After a while they rose and went down into the restaurant, and found a place among untrapped, unmaddened men and women, who didn't look as if they felt their lives reeling through destruction. Mother and daughter said but little. If anyone near had looked at them attentively, he would have thought, probably, of two women who looked rather bored with life and in need of diversion.

When the coffee came, Martha, who had chosen to sit with her back to the room, was leaning on the table, her hand over her eyes. She had been looking in grim dejection at her mother's hands. She stirred, and said, nervously:

"Nobody would ever suspect you of anything, mother."

"Let's not talk about it," Emily almost whispered.

"I mean—I mean—I don't suppose you will have to take your gloves off, will you?"

"Where?"

"I mean—in the doctor's office." She looked around her slyly to see if she might be overheard.

"No, I don't suppose so." Emily thought best not to question her.

But Martha persisted.

"Mammie, no one could suspect you of anything! Lend me your ring—your wedding ring." Her voice died away.

Emily's voice never faltered. "All right, if you want it." She spoke as if she had been asked for a nickel for the telephone. She put her hands down under the table and tugged away at the ring. Her fingers were larger now than they had been the day Bob put the ring on, in the City Hall in Chicago, in that room where, she still remembered, the spittoons sat in rows. She hadn't taken that ring off for years. She was handing it over now, with another one—a diamond one—which Bob had given her two years ago, at Christmas time, to her deserted daughter. Bob seemed, just then, not so bad a husband, after all. Martha reached over for the rings, closed her fingers about them, and put them furtively away in her purse.

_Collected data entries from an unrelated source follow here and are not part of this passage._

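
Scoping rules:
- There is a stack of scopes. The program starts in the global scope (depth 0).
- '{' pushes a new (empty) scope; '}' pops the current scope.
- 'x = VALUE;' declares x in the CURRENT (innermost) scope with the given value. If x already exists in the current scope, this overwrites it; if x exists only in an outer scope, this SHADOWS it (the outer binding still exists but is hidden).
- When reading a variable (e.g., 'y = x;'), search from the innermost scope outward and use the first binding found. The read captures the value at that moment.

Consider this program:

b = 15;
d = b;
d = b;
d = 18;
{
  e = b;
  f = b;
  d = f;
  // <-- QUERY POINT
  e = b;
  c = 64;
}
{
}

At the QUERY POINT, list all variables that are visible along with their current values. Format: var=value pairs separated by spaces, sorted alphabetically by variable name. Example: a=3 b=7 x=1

Answer: b=15 d=15 e=15 f=15

Derivation:
Step 1: declare b=15 at depth 0
Step 2: declare d=(read b)=15 at depth 0
Step 3: declare d=(read b)=15 at depth 0
Step 4: declare d=18 at depth 0
Step 5: enter scope (depth=1)
Step 6: declare e=(read b)=15 at depth 1
Step 7: declare f=(read b)=15 at depth 1
Step 8: declare d=(read f)=15 at depth 1
Visible at query point: b=15 d=15 e=15 f=15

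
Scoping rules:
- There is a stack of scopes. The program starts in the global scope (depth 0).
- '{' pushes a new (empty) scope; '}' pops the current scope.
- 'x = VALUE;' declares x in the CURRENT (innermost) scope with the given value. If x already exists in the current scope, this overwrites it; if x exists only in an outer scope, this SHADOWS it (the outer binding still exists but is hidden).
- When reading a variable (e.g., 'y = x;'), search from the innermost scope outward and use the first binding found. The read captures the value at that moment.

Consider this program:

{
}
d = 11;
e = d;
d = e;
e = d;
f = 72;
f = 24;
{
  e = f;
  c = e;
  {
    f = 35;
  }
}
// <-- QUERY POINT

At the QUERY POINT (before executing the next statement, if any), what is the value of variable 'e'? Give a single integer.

Step 1: enter scope (depth=1)
Step 2: exit scope (depth=0)
Step 3: declare d=11 at depth 0
Step 4: declare e=(read d)=11 at depth 0
Step 5: declare d=(read e)=11 at depth 0
Step 6: declare e=(read d)=11 at depth 0
Step 7: declare f=72 at depth 0
Step 8: declare f=24 at depth 0
Step 9: enter scope (depth=1)
Step 10: declare e=(read f)=24 at depth 1
Step 11: declare c=(read e)=24 at depth 1
Step 12: enter scope (depth=2)
Step 13: declare f=35 at depth 2
Step 14: exit scope (depth=1)
Step 15: exit scope (depth=0)
Visible at query point: d=11 e=11 f=24

Answer: 11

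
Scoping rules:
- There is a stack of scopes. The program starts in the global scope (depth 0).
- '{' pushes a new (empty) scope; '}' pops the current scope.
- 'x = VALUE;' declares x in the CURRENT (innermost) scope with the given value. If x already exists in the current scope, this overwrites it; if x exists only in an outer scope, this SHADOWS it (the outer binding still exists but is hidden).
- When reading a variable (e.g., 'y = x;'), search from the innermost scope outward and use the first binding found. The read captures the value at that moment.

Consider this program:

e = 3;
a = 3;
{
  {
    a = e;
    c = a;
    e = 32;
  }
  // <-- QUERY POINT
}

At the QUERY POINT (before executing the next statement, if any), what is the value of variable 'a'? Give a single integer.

Answer: 3

Derivation:
Step 1: declare e=3 at depth 0
Step 2: declare a=3 at depth 0
Step 3: enter scope (depth=1)
Step 4: enter scope (depth=2)
Step 5: declare a=(read e)=3 at depth 2
Step 6: declare c=(read a)=3 at depth 2
Step 7: declare e=32 at depth 2
Step 8: exit scope (depth=1)
Visible at query point: a=3 e=3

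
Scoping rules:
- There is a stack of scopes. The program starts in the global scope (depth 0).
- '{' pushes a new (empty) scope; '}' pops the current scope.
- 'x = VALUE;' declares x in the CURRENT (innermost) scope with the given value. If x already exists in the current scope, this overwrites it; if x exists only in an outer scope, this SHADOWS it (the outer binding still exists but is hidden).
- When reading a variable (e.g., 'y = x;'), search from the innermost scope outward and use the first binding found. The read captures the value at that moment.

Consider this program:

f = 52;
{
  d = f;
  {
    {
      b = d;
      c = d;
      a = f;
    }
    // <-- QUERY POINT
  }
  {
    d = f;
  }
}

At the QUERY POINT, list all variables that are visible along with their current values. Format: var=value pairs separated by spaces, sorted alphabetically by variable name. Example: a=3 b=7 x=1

Step 1: declare f=52 at depth 0
Step 2: enter scope (depth=1)
Step 3: declare d=(read f)=52 at depth 1
Step 4: enter scope (depth=2)
Step 5: enter scope (depth=3)
Step 6: declare b=(read d)=52 at depth 3
Step 7: declare c=(read d)=52 at depth 3
Step 8: declare a=(read f)=52 at depth 3
Step 9: exit scope (depth=2)
Visible at query point: d=52 f=52

Answer: d=52 f=52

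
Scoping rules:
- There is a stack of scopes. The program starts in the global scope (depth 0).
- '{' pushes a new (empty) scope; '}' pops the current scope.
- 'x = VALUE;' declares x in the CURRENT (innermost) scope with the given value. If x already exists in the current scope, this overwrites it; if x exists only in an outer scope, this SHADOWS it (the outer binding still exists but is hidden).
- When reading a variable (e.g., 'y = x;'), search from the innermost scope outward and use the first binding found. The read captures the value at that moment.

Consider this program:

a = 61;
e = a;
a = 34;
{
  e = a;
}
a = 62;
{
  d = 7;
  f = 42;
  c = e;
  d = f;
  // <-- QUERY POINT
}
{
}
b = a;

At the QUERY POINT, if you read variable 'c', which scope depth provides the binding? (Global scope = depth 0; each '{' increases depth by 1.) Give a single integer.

Step 1: declare a=61 at depth 0
Step 2: declare e=(read a)=61 at depth 0
Step 3: declare a=34 at depth 0
Step 4: enter scope (depth=1)
Step 5: declare e=(read a)=34 at depth 1
Step 6: exit scope (depth=0)
Step 7: declare a=62 at depth 0
Step 8: enter scope (depth=1)
Step 9: declare d=7 at depth 1
Step 10: declare f=42 at depth 1
Step 11: declare c=(read e)=61 at depth 1
Step 12: declare d=(read f)=42 at depth 1
Visible at query point: a=62 c=61 d=42 e=61 f=42

Answer: 1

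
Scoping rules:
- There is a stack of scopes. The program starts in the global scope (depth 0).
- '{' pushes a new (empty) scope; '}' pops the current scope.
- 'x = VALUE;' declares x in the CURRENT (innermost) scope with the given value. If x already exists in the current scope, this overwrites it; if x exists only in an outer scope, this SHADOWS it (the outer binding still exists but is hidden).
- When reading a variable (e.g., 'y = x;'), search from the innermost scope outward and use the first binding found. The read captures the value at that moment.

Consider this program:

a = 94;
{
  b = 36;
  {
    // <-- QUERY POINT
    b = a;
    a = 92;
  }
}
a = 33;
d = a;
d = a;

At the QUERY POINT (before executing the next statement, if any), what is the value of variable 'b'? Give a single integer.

Step 1: declare a=94 at depth 0
Step 2: enter scope (depth=1)
Step 3: declare b=36 at depth 1
Step 4: enter scope (depth=2)
Visible at query point: a=94 b=36

Answer: 36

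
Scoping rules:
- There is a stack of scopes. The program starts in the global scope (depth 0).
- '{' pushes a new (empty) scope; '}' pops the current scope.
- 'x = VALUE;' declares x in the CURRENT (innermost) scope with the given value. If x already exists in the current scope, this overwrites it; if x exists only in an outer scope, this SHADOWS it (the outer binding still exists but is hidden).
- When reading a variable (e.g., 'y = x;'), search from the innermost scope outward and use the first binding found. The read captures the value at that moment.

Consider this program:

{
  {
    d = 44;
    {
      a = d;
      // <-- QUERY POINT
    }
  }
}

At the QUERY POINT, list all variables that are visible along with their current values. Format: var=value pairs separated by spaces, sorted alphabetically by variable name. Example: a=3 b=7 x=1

Step 1: enter scope (depth=1)
Step 2: enter scope (depth=2)
Step 3: declare d=44 at depth 2
Step 4: enter scope (depth=3)
Step 5: declare a=(read d)=44 at depth 3
Visible at query point: a=44 d=44

Answer: a=44 d=44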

After an interminable afternoon the two of them, with their story ready, came into the doctor's waiting room—a large office which served the patients of several doctors; it was so full that people were standing. Yet as soon as the Kenworthys entered, a woman older than her mother, after one glance at Martha, rose hastily to offer her a place to sit down. The women made a place for Emily, crowding together. Emily didn't even wonder how many, like herself, were dreading a death sentence—a sentence of life. She sat there, in the unspeakable intensity of consciousness of her wound, realizing nothing of the room but the fact that Martha was sitting huddled down in the next sofa, her hat pulled down to hide her shrunken face. Her lips only could be seen, from where her mother sat, but they were not trembling. And they sat there, hour after hour, year after year; they had to sit waiting till almost every one had been called in through one or another of those doors.

The day was over, the night was on them. It was half past six when Emily finally took Martha into the room before the judge. They sat down before her in the full light. She sat behind that little desperately business-like desk, her face half hidden by the lamp-shade. She looked from one to the other of them with shrewd, cynical, prosaic eyes. Emily, as the words came out of her mouth, knew every one of them was being weighed. She was being cross-questioned. What made her think her daughter wasn't strong enough to have a child? What made Emily suppose she was a delicate young woman? The whole slender history of Martha Kenworthy's child illnesses was brought forth and examined. The doctor's very questions seemed to pronounce her a most rugged person. Emily hadn't thought to prepare any lying account of previous illnesses. She hadn't been skilled enough in deceit for that.

The woman got up and turned on pitiless lights. She made preparations; she gave Martha directions, shortly. Emily sat there. She heard her heart pounding.